Mochi matcha



Gigi était restée dans sa chambre presque tout le temps, à regarder la pluie par la fenêtre. Une brume épaisse recouvrait la ville laide, et ce manteau de mystère et de brouillard lui seyait particulièrement. Il n'y avait pas grand-chose à faire dans les rues vides, froides et occupées ni dans l'hôtel misérable à la moquette rouge, qui étouffait les pas comme autant de témoins de son ennui. La jeune femme avait attendu ainsi la réponse d'Arianna, qui vint un beau matin, où les lampadaires encore allumés dessinaient des halos confus dans le voile de brume, comme autant de petits soleils pâles.

Aussitôt, Gigi était partie. Elle avait pris un train en direction d'une grande ville, encore plus au sud, et avait consciencieusement cherché un petit hôtel abordable, avant de s'inscrire sur des sites d'aides entre particuliers. Pour éviter de faire fondre ses économies, elle trouvait ainsi de petites missions, payées en liquide, qui lui payaient ses chambres et ses restaurants. Lorsqu'elle eut fini ses recherches, elle lut enfin la lettre, dont elle avait intentionnellement repoussé la lecture pour prolonger cette sensation étrange qui lui tiraillait le ventre. C'était comme un frémissement, un souffle doux sur la chair nue, aussi dérangeant que tendre.

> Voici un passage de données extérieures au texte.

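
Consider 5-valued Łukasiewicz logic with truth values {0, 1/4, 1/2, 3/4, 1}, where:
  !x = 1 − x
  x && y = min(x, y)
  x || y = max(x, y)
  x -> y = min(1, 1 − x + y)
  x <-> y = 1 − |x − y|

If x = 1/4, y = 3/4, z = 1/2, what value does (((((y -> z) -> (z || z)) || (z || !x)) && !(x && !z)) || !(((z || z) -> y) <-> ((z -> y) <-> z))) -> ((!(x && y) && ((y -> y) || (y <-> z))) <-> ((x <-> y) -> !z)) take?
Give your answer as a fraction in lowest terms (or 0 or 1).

1

y -> z = 3/4 -> 1/2 = 3/4
z || z = 1/2 || 1/2 = 1/2
(y -> z) -> (z || z) = 3/4 -> 1/2 = 3/4
!x = !1/4 = 3/4
z || !x = 1/2 || 3/4 = 3/4
((y -> z) -> (z || z)) || (z || !x) = 3/4 || 3/4 = 3/4
!z = !1/2 = 1/2
x && !z = 1/4 && 1/2 = 1/4
!(x && !z) = !1/4 = 3/4
(((y -> z) -> (z || z)) || (z || !x)) && !(x && !z) = 3/4 && 3/4 = 3/4
z || z = 1/2 || 1/2 = 1/2
(z || z) -> y = 1/2 -> 3/4 = 1
z -> y = 1/2 -> 3/4 = 1
(z -> y) <-> z = 1 <-> 1/2 = 1/2
((z || z) -> y) <-> ((z -> y) <-> z) = 1 <-> 1/2 = 1/2
!(((z || z) -> y) <-> ((z -> y) <-> z)) = !1/2 = 1/2
((((y -> z) -> (z || z)) || (z || !x)) && !(x && !z)) || !(((z || z) -> y) <-> ((z -> y) <-> z)) = 3/4 || 1/2 = 3/4
x && y = 1/4 && 3/4 = 1/4
!(x && y) = !1/4 = 3/4
y -> y = 3/4 -> 3/4 = 1
y <-> z = 3/4 <-> 1/2 = 3/4
(y -> y) || (y <-> z) = 1 || 3/4 = 1
!(x && y) && ((y -> y) || (y <-> z)) = 3/4 && 1 = 3/4
x <-> y = 1/4 <-> 3/4 = 1/2
!z = !1/2 = 1/2
(x <-> y) -> !z = 1/2 -> 1/2 = 1
(!(x && y) && ((y -> y) || (y <-> z))) <-> ((x <-> y) -> !z) = 3/4 <-> 1 = 3/4
(((((y -> z) -> (z || z)) || (z || !x)) && !(x && !z)) || !(((z || z) -> y) <-> ((z -> y) <-> z))) -> ((!(x && y) && ((y -> y) || (y <-> z))) <-> ((x <-> y) -> !z)) = 3/4 -> 3/4 = 1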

Un peu plus tard, après avoir laissé ses affaires dans sa nouvelle chambre, Gigi sortit pour rejoindre un café japonais recommandé sur internet. À cette heure, il était désert, et elle s'assit dans un coin en sortant soigneusement le papier à lettres, décoré de fleurs de cerisier, qu'elle avait acheté à l'entrée.

Chère Arianna,

Le printemps est chaud ici, et j'ai trouvé un café servant des mochis frais. Je viens de mordre celui au matcha, il est délicieux. Doux comme des pêches autour et si tendres, un peu amer, au centre. Je ne crois pas que je pourrais vivre sans en manger encore.

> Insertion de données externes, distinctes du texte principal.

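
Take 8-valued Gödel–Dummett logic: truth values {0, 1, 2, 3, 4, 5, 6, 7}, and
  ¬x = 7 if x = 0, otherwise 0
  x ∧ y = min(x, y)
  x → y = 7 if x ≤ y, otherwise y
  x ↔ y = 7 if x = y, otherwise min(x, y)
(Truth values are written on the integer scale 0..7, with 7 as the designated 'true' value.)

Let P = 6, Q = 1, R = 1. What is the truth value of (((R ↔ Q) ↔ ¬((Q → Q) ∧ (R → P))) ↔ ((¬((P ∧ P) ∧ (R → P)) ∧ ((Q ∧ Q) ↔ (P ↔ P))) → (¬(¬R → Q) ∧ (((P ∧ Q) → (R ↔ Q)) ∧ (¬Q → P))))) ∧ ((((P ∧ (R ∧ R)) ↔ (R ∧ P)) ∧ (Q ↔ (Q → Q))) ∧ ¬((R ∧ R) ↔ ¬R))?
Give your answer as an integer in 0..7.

R ↔ Q = 1 ↔ 1 = 7
Q → Q = 1 → 1 = 7
R → P = 1 → 6 = 7
(Q → Q) ∧ (R → P) = 7 ∧ 7 = 7
¬((Q → Q) ∧ (R → P)) = ¬7 = 0
(R ↔ Q) ↔ ¬((Q → Q) ∧ (R → P)) = 7 ↔ 0 = 0
P ∧ P = 6 ∧ 6 = 6
R → P = 1 → 6 = 7
(P ∧ P) ∧ (R → P) = 6 ∧ 7 = 6
¬((P ∧ P) ∧ (R → P)) = ¬6 = 0
Q ∧ Q = 1 ∧ 1 = 1
P ↔ P = 6 ↔ 6 = 7
(Q ∧ Q) ↔ (P ↔ P) = 1 ↔ 7 = 1
¬((P ∧ P) ∧ (R → P)) ∧ ((Q ∧ Q) ↔ (P ↔ P)) = 0 ∧ 1 = 0
¬R = ¬1 = 0
¬R → Q = 0 → 1 = 7
¬(¬R → Q) = ¬7 = 0
P ∧ Q = 6 ∧ 1 = 1
R ↔ Q = 1 ↔ 1 = 7
(P ∧ Q) → (R ↔ Q) = 1 → 7 = 7
¬Q = ¬1 = 0
¬Q → P = 0 → 6 = 7
((P ∧ Q) → (R ↔ Q)) ∧ (¬Q → P) = 7 ∧ 7 = 7
¬(¬R → Q) ∧ (((P ∧ Q) → (R ↔ Q)) ∧ (¬Q → P)) = 0 ∧ 7 = 0
(¬((P ∧ P) ∧ (R → P)) ∧ ((Q ∧ Q) ↔ (P ↔ P))) → (¬(¬R → Q) ∧ (((P ∧ Q) → (R ↔ Q)) ∧ (¬Q → P))) = 0 → 0 = 7
((R ↔ Q) ↔ ¬((Q → Q) ∧ (R → P))) ↔ ((¬((P ∧ P) ∧ (R → P)) ∧ ((Q ∧ Q) ↔ (P ↔ P))) → (¬(¬R → Q) ∧ (((P ∧ Q) → (R ↔ Q)) ∧ (¬Q → P)))) = 0 ↔ 7 = 0
R ∧ R = 1 ∧ 1 = 1
P ∧ (R ∧ R) = 6 ∧ 1 = 1
R ∧ P = 1 ∧ 6 = 1
(P ∧ (R ∧ R)) ↔ (R ∧ P) = 1 ↔ 1 = 7
Q → Q = 1 → 1 = 7
Q ↔ (Q → Q) = 1 ↔ 7 = 1
((P ∧ (R ∧ R)) ↔ (R ∧ P)) ∧ (Q ↔ (Q → Q)) = 7 ∧ 1 = 1
R ∧ R = 1 ∧ 1 = 1
¬R = ¬1 = 0
(R ∧ R) ↔ ¬R = 1 ↔ 0 = 0
¬((R ∧ R) ↔ ¬R) = ¬0 = 7
(((P ∧ (R ∧ R)) ↔ (R ∧ P)) ∧ (Q ↔ (Q → Q))) ∧ ¬((R ∧ R) ↔ ¬R) = 1 ∧ 7 = 1
(((R ↔ Q) ↔ ¬((Q → Q) ∧ (R → P))) ↔ ((¬((P ∧ P) ∧ (R → P)) ∧ ((Q ∧ Q) ↔ (P ↔ P))) → (¬(¬R → Q) ∧ (((P ∧ Q) → (R ↔ Q)) ∧ (¬Q → P))))) ∧ ((((P ∧ (R ∧ R)) ↔ (R ∧ P)) ∧ (Q ↔ (Q → Q))) ∧ ¬((R ∧ R) ↔ ¬R)) = 0 ∧ 1 = 0

0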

Pas plus que je ne pourrais vivre sans te revoir, maintenant que je sais que tu m'attends. Ne crains pas les autres personnes que je croiserai, je ne pense qu'à toi, et personne avant toi ne m'avait autant tenu dans le creux de sa main.

Ce n'est pas pour rencontrer quelqu'un d'autre que j'ai fait un détour, pas plus que pour effectuer un baroud d'honneur, ou autre voyage à visée faussement utopique. Ce n'est pas la distance que je cherche, c'est moi-même, et c'est le temps qu'il faut que je traverse pour me trouver. Tu es apparue à un bien étrange moment de ma vie. J'ai cette étrange impression de diriger mon corps aisément, spontanément, mais lorsque je cherche à porter sur mon être un regard plus large, tout est confus. Je ne me reconnais pas, je ne saurais me décrire, me comprendre, me cerner, et je ne suis plus sûre de ce que je veux. J'ai perdu la fougue de l'adolescence et l'insouciance de la jeune vie d'adulte, et je crains de ne vivre que sur les restes de mes vieux idéaux. Cela n'a rien de mal, mais je n'arrive pas à me convaincre que c'est ce que je veux. Alors je cours après la personne que je veux être, pour être certaine d'arpenter un chemin sur lequel je n'aurais pas honte de me retourner, dans mes vieux jours.

J'ai commandé un thé, et un second mochi, à la mangue. Est-ce que tu aimes cela ? Nous pourrions en manger ensemble, un jour. Si tu n'aimes pas, tant pis, je t'inviterai là où tu voudras aller.